For Rossignol, “the only type of study that would have been better” would have been a study “where women were followed before, during, after pregnancy — as well as their babies — to determine if, over time, those higher exposure to pesticides had a higher risk of autism.” Richard Frye, an autism researcher at the University of Arkansas who was not involved in the study, agrees with Rossignol, and pointed out in an email that “there could be bias in the sample of patients because the participants volunteered for the study.” This means that these participants are the kinds of people that that “seek medical care for their children” — which isn’t necessarily representative of all parents. But overall, both scientists praised the study’s design.
Shelton and her team would like to continue the research — if they can get more funding. One of their goals is to find out if certain sub-groups are more vulnerable to pesticide exposure. But, regardless of the outcome, Shelton thinks the message is clear: Pregnant women should avoid contact with agricultural pesticides.
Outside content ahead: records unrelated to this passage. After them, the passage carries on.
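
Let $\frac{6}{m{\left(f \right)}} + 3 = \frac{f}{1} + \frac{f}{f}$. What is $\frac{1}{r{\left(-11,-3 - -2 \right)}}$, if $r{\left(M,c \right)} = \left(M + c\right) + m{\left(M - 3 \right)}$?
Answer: $- \frac{8}{99} \approx -0.080808$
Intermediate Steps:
$m{\left(f \right)} = \frac{6}{-2 + f}$ ($m{\left(f \right)} = \frac{6}{-3 + \left(\frac{f}{1} + \frac{f}{f}\right)} = \frac{6}{-3 + \left(f 1 + 1\right)} = \frac{6}{-3 + \left(f + 1\right)} = \frac{6}{-3 + \left(1 + f\right)} = \frac{6}{-2 + f}$)
$r{\left(M,c \right)} = M + c + \frac{6}{-5 + M}$ ($r{\left(M,c \right)} = \left(M + c\right) + \frac{6}{-2 + \left(M - 3\right)} = \left(M + c\right) + \frac{6}{-2 + \left(-3 + M\right)} = \left(M + c\right) + \frac{6}{-5 + M} = M + c + \frac{6}{-5 + M}$)
$\frac{1}{r{\left(-11,-3 - -2 \right)}} = \frac{1}{\frac{1}{-5 - 11} \left(6 + \left(-5 - 11\right) \left(-11 - 1\right)\right)} = \frac{1}{\frac{1}{-16} \left(6 - 16 \left(-11 + \left(-3 + 2\right)\right)\right)} = \frac{1}{\left(- \frac{1}{16}\right) \left(6 - 16 \left(-11 - 1\right)\right)} = \frac{1}{\left(- \frac{1}{16}\right) \left(6 - -192\right)} = \frac{1}{\left(- \frac{1}{16}\right) \left(6 + 192\right)} = \frac{1}{\left(- \frac{1}{16}\right) 198} = \frac{1}{- \frac{99}{8}} = - \frac{8}{99}$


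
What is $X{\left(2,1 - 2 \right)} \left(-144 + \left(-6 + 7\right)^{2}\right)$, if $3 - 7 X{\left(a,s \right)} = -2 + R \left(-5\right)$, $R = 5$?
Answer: $- \frac{4290}{7} \approx -612.86$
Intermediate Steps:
$X{\left(a,s \right)} = \frac{30}{7}$ ($X{\left(a,s \right)} = \frac{3}{7} - \frac{-2 + 5 \left(-5\right)}{7} = \frac{3}{7} - \frac{-2 - 25}{7} = \frac{3}{7} - - \frac{27}{7} = \frac{3}{7} + \frac{27}{7} = \frac{30}{7}$)
$X{\left(2,1 - 2 \right)} \left(-144 + \left(-6 + 7\right)^{2}\right) = \frac{30 \left(-144 + \left(-6 + 7\right)^{2}\right)}{7} = \frac{30 \left(-144 + 1^{2}\right)}{7} = \frac{30 \left(-144 + 1\right)}{7} = \frac{30}{7} \left(-143\right) = - \frac{4290}{7}$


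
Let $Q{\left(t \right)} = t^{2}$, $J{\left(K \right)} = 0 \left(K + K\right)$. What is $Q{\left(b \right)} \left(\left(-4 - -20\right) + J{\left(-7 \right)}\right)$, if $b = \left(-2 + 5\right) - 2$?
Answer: $16$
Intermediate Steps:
$b = 1$ ($b = 3 - 2 = 1$)
$J{\left(K \right)} = 0$ ($J{\left(K \right)} = 0 \cdot 2 K = 0$)
$Q{\left(b \right)} \left(\left(-4 - -20\right) + J{\left(-7 \right)}\right) = 1^{2} \left(\left(-4 - -20\right) + 0\right) = 1 \left(\left(-4 + 20\right) + 0\right) = 1 \left(16 + 0\right) = 1 \cdot 16 = 16$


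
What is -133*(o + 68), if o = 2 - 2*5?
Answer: -7980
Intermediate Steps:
o = -8 (o = 2 - 10 = -8)
-133*(o + 68) = -133*(-8 + 68) = -133*60 = -7980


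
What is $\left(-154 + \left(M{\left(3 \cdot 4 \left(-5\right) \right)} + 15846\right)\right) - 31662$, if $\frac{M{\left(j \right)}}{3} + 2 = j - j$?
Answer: $-15976$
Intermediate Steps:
$M{\left(j \right)} = -6$ ($M{\left(j \right)} = -6 + 3 \left(j - j\right) = -6 + 3 \cdot 0 = -6 + 0 = -6$)
$\left(-154 + \left(M{\left(3 \cdot 4 \left(-5\right) \right)} + 15846\right)\right) - 31662 = \left(-154 + \left(-6 + 15846\right)\right) - 31662 = \left(-154 + 15840\right) - 31662 = 15686 - 31662 = -15976$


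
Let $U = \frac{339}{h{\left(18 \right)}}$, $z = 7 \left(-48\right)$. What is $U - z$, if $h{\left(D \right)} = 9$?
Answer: $\frac{1121}{3} \approx 373.67$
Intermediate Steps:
$z = -336$
$U = \frac{113}{3}$ ($U = \frac{339}{9} = 339 \cdot \frac{1}{9} = \frac{113}{3} \approx 37.667$)
$U - z = \frac{113}{3} - -336 = \frac{113}{3} + 336 = \frac{1121}{3}$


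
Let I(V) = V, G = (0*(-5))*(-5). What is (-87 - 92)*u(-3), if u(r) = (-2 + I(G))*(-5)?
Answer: -1790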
“The neurotoxicity of many agricultural agents have been suspected from animal studies for sometime,” Frye said, so “this information needs to be taken seriously for not only expecting women, but women who are planning to become pregnant.” He thinks that taking steps to prevent autism and other developmental delays is “much better for society” than treating children “once they have been born with such abnormalities.” But to do that, he said, we need to proactively educate mothers about the risks — and what they can do to fight back. “Simple things like proper nutrition and folate supplement [intake] is still suboptimal in some areas,” but these are “simple factors that can have a large impact at preventing autism and developmental disorders.”